Tengo una etapa de coche  beyma sp-1504 , la proteccion se enciende y se apaga.
desmonte la etapa tenia 2 finales rotos (tip 35 y tip 36)  y una resistencia quemada.
los cambie por nuevos, y continua igual,  ya no se que hacer.
       agradeceria algun consejo.      el led de proteccion se enciende y se apaga como un intermitente.


----------



## RaFFa (May 9, 2009)

amigo danos mas detalles y si es posible cuelga algunas fotos del instrumento....xk con esa pokita información poco se puede hacer.  Un saludo


----------



## unleased! (May 9, 2009)

Pon fotos, fotos, fotos! ! ! ! ! ! ! ! ! ! ! ! ! .
Cambiastes también los drivers?
Se frieron las dos ramas o solo una?


----------



## metralla10 (May 11, 2009)

unleased! dijo:
			
		

> Pon fotos, fotos, fotos! ! ! ! ! ! ! ! ! ! ! ! ! .
> Cambiastes también los drivers?
> Se frieron las dos ramas o solo una?



los drivers son unos transistores pequeños que hay en medio de los grandes?  no lo cambie.
me parace que las 2


----------



## unleased! (May 11, 2009)

Parece que si pero en todo caso fijate si son los que excitan las bases de los tip. si no son estos entonces buscalos por la placa y compruebalos que seguro que están mal.

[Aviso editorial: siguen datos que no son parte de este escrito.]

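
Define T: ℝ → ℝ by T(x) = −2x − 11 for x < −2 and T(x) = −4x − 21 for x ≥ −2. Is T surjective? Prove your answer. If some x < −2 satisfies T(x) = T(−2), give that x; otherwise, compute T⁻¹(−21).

0

Both pieces are strictly decreasing (slopes −2 and −4), so each is injective on its own interval.
The left piece maps (−∞, −2) onto (−7, ∞); the right piece maps [−2, ∞) onto (−∞, −13].
The union (−7, ∞) ∪ (−∞, −13] omits the interval between −7 and −13; in particular −7 has no preimage. So T is not surjective.
Because the two images are disjoint, no x < −2 has T(x) = T(−2), so we compute T⁻¹(−21): −21 lies in (−∞, −13], so solve −4x − 21 = −21: x = (−21 + 21)/(−4) = 0.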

Cuando se daña una etapa de sonido, sobre todo las de coche, suele ser bastante común que cuando se dañen los transistores finales tengan la misma suerte los drivers.
El circuito impreso parece que es de capas multiples (varias capas de pistas) por lo que cuando sueldes fijate que quede bién soldado si no te va a dar problemas. Que le pasó? recibió un corto en la salida?
Saludos.


----------